The climax of art
This is the climax, the finest flowering of the fictive art. It is the crux, whereby may be determined the vital reality of the beings presented to the reader by the novelist. Growth is the first condition of life; only the character that develops with the course of the story is really alive; if it be stationary, then it is dead. Many an interesting and amusing writer is without this power of creating and developing character, the rarest and the highest given to mortal man. It is the lack of this singular gift that fills the every-day story-teller’s pages with puppets and labelled bundles of qualities in place of human beings. It is possible to tell a very good story without creating or developing character, but it is scarcely possible to create and develop character without telling a good story. For it is story—that is, linked incident, changing circumstance—that moulds the plastic yet unchangeable character of man.
“Es bildet ein Talent sich in der Stille,
Ein Karacter sich in dem Sturm der Welt.”

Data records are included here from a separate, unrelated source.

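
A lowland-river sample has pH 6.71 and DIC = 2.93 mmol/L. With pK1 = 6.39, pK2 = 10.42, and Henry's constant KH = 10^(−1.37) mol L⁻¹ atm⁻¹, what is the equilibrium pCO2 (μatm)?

α₀ = 1 / (1 + K1/[H⁺] + K1K2/[H⁺]²) = 1 / (1 + 10^+0.32 + 10^-3.39)
   = 1 / (1 + 2.0893 + 0.00040738) = 1/3.0897 = 0.3237
[CO2*] = α₀ × DIC = 0.3237 × 2.93 = 0.9483 mmol/L
pCO2 = [CO2*]/KH = 9.483×10^-4 / 4.266×10^-2 = 2.22×10^4 μatm

pCO2 = 2.22×10^4 μatm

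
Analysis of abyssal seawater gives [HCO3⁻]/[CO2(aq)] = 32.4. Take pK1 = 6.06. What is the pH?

From K1 = [H⁺][HCO3⁻]/[CO2(aq)]:  pH = pK1 + log₁₀([HCO3⁻]/[CO2(aq)])
log₁₀(32.4) = +1.511
pH = 6.06 + (+1.511) = 7.57

pH = 7.57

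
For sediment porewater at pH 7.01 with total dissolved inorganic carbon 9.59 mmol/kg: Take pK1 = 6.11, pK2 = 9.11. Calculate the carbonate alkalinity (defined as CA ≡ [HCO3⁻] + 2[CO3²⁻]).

CA = 8.59 mmol/kg

CA = [HCO3⁻] + 2[CO3²⁻] = (α₁ + 2α₂)·DIC
At pH 7.01: [H⁺]/K1 = 10^-0.90 = 0.12589, K2/[H⁺] = 10^-2.10 = 0.0079433
α₁ = 1/(1 + 0.12589 + 0.0079433) = 1/1.1338 = 0.8820; α₂ = α₁·K2/[H⁺] = 0.007006
α₁ + 2α₂ = 0.8960
CA = 0.8960 × 9.59 = 8.59 mmol/kg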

There is nothing so constant, and in one sense so unchanging, as human character: every baby born into the world receives certain characteristics, due in part to heredity, in part to climate and physical conditions, in part, possibly, to pre-natal mental surroundings, which characteristics remain with him to the day of his death. A rose-tree may be trained and developed in different ways, it may become a bush, a tree or a creeper, but it can never become a peach—St. Peter is always Peter, and St. Paul, Saul, though the fisher has become a saint and martyr, and the strict and fierce Pharisee the Apostle of the Gentiles.

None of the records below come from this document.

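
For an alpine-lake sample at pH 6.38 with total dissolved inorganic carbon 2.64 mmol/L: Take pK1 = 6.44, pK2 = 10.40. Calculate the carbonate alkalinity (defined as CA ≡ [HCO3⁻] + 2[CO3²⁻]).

CA = [HCO3⁻] + 2[CO3²⁻] = (α₁ + 2α₂)·DIC
At pH 6.38: [H⁺]/K1 = 10^0.06 = 1.1482, K2/[H⁺] = 10^-4.02 = 9.5499×10^-5
α₁ = 1/(1 + 1.1482 + 9.5499×10^-5) = 1/2.1482 = 0.4655; α₂ = α₁·K2/[H⁺] = 4.445×10^-5
α₁ + 2α₂ = 0.4656
CA = 0.4656 × 2.64 = 1.23 mmol/L

CA = 1.23 mmol/L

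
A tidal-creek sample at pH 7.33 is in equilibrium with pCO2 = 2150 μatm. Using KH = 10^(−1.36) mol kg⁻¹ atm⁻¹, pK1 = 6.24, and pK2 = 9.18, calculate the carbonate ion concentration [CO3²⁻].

[CO2*] = KH · pCO2 = 10^(−1.36) × 2150×10^-6 = 9.385×10^-5 mol/kg
α₀ = 1/(1 + K1/[H⁺] + K1K2/[H⁺]²) = 1/(1 + 10^+1.09 + 10^-0.76) = 0.07420
DIC = [CO2*]/α₀ = 9.385×10^-5 / 0.07420 = 1.265 mmol/kg
[CO3²⁻] = α₂·DIC; α₂ = 0.01290, so [CO3²⁻] = 0.01290 × 1.265 = 0.0163 mmol/kg = 16.3 μmol/kg

[CO3²⁻] = 16.3 μmol/kg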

Incident affects character
Though in fiction, as in life, character creates incident, still it is incident, which is dramatic circumstance, or circumstance, which may be called stationary incident, that chiefly carves and shapes character, calls out latent and often unsuspected vice, and evokes equally unlooked-for virtue. Incident, or dramatic situation, may be called the touchstone of character. Many an excellently written and clever novel fails to enchain because the people in it do exactly what they could not possibly do in real life. They develop wrongly because they are not alive, not living organisms, and some secret instinct in the reader is revolted by a feeling of unreality, he has a secret anger at being cheated into temporary belief in a made-up figure, in whose nostrils the breath of life is not.
Maggie Tulliver
Many critics, but I fancy chiefly males, and therefore incapable of weighing female character, think this the weak point in The Mill on the Floss. Maggie Tulliver, they say, high-minded Maggie, would never have wasted her treasure of noble passion on such a barber’s block as Stephen Guest. Yet that to my mind is one of the finest points in that very fine novel. It is artistically as well as naturally inevitable that the impulsive, imaginative, warm-hearted Maggie, who ran away to live with the gipsies, so greatly admired little Lucy’s doll-face and trim curls, who idealised everything she saw and lived in a constant transition from heaven to hell, never abiding in one stay on the firm level earth in her stormy childhood, should see an Apollo in the first comely and well-conducted youth she met, and that her imagination should invest him with a blinding glamour, which in turn kindled so strong a passion as swept her off her feet. Her passionate and exaggerated repentance, too, though as exasperating to the reader as it would be in real life, is equally true, the natural sequence of all that went before. Still, Maggie ought not to have been drowned, she was but beginning to develop; Stephen Guest should have been but an incident in the Sturm-und-Drang-Periode inevitable to a nature so turbulent and so complex as hers. Maggie’s death, which is an accident and a climax to nothing, must be regarded as an artistic murder, for the wanton slaying of a personage whose death is not artistically necessary in a fiction, is more than a blunder, it is a capital crime. But the charm and interest of The Mill on the Floss are not in the development of Maggie so much as in that of her father and mother and those matchless aunts and uncles of hers.